A lot of boats in the 30-40' range have a 6:1 mainsheet system, which has often been upgraded from a 4:1. Sadly, even though system power has been increased, some of this gain frequently is lost because the system is incorrectly reeved. This means that the falls of rope in the system will rub against each other when the rope is pulled, markedly increasing friction.
So, how should a 6:1 be reeved? There is a trick. Start with the blocks positioned at 90 degrees to each other:
Once you have positioned the blocks correctly, it is actually quite hard to get it wrong. First, attach the sheet to the becket on the lower block and pass it through the top sheave on the top block.
The rope then leads down to the bottom block and passes through the right sheave (looking down from the upper blocks). Pass the line over the top and exit underneath.
Keep following the pictures. Next, pass the line through the middle sheave in the opposite direction of your first pass.
Next, pass the line over the left side sheave on the bottom block in the same direction as you did on the right sheave.
When you thread the fifth (middle, top) sheave, it is vital that the rope go down to the last sheave (the middle one on the bottom block) without rubbing against any of the other falls of the tackle.

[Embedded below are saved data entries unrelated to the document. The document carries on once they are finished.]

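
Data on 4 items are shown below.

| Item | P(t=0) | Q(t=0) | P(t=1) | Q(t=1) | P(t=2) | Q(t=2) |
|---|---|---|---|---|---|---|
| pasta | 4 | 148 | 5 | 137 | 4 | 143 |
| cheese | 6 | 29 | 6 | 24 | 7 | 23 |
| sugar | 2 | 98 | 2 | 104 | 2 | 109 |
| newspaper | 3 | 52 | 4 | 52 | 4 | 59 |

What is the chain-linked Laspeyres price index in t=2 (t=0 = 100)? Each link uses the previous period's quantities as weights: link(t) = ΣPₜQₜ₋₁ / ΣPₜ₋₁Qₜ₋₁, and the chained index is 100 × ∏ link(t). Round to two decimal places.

Link t=0→t=1:
ΣP(t=1)Q(t=0) = 5×148 + 6×29 + 2×98 + 4×52 = 740 + 174 + 196 + 208 = 1318
ΣP(t=0)Q(t=0) = 4×148 + 6×29 + 2×98 + 3×52 = 592 + 174 + 196 + 156 = 1118
link = 1318/1118 = 1.178891
Link t=1→t=2:
ΣP(t=2)Q(t=1) = 4×137 + 7×24 + 2×104 + 4×52 = 548 + 168 + 208 + 208 = 1132
ΣP(t=1)Q(t=1) = 5×137 + 6×24 + 2×104 + 4×52 = 685 + 144 + 208 + 208 = 1245
link = 1132/1245 = 0.909237
Chained index = 100 × 1.178891 × 0.909237 = 107.1891

107.19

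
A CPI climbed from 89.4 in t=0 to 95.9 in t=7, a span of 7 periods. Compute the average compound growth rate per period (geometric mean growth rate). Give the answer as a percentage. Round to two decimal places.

Growth factor = (95.9/89.4)^(1/7) = (1.072707)^(1/7) = 1.010077
Growth rate = 1.010077 − 1 = 0.010077 = 1.0077%

1.01%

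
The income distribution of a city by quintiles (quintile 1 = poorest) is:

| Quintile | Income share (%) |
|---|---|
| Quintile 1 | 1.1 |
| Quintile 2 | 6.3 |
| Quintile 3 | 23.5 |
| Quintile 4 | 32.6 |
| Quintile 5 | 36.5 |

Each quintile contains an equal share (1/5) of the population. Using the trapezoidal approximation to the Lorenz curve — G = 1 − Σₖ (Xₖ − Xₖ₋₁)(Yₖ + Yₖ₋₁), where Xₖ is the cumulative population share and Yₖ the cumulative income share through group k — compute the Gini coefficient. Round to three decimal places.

Cumulative income shares Yₖ: 0.0110, 0.0740, 0.3090, 0.6350, 1.0000
Σ (Xₖ−Xₖ₋₁)(Yₖ+Yₖ₋₁) = (1/5)(0.0110+0.0000) + (1/5)(0.0740+0.0110) + (1/5)(0.3090+0.0740) + (1/5)(0.6350+0.3090) + (1/5)(1.0000+0.6350)
  = 0.0022 + 0.0170 + 0.0766 + 0.1888 + 0.3270 = 0.6116
G = 1 − 0.6116 = 0.3884

0.388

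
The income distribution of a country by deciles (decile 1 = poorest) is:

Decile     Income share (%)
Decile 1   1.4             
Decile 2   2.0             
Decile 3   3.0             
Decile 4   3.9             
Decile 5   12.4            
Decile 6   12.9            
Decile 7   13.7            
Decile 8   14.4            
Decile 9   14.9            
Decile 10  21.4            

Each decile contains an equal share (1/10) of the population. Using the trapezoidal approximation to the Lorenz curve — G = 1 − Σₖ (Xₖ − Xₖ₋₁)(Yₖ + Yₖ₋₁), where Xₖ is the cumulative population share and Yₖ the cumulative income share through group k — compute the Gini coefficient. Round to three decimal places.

0.357

Cumulative income shares Yₖ: 0.0140, 0.0340, 0.0640, 0.1030, 0.2270, 0.3560, 0.4930, 0.6370, 0.7860, 1.0000
Σ (Xₖ−Xₖ₋₁)(Yₖ+Yₖ₋₁) = (1/10)(0.0140+0.0000) + (1/10)(0.0340+0.0140) + (1/10)(0.0640+0.0340) + (1/10)(0.1030+0.0640) + (1/10)(0.2270+0.1030) + (1/10)(0.3560+0.2270) + (1/10)(0.4930+0.3560) + (1/10)(0.6370+0.4930) + (1/10)(0.7860+0.6370) + (1/10)(1.0000+0.7860)
  = 0.0014 + 0.0048 + 0.0098 + 0.0167 + 0.0330 + 0.0583 + 0.0849 + 0.1130 + 0.1423 + 0.1786 = 0.6428
G = 1 − 0.6428 = 0.3572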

Once the system is threaded correctly, you can cleat the rope and put some tension in the system. This causes the two blocks to sit at approximately 45 degrees to each other, but the ropes will sit squarely in the sheaves and the falls will not touch.
Consider using the back of the cleat as a becket.
This has the advantage of ensuring the bottom block sits up with the cleat nicely presented. If you decide to fit a fine-tune system, the second purchase will sit outside the main system, making it much easier to use.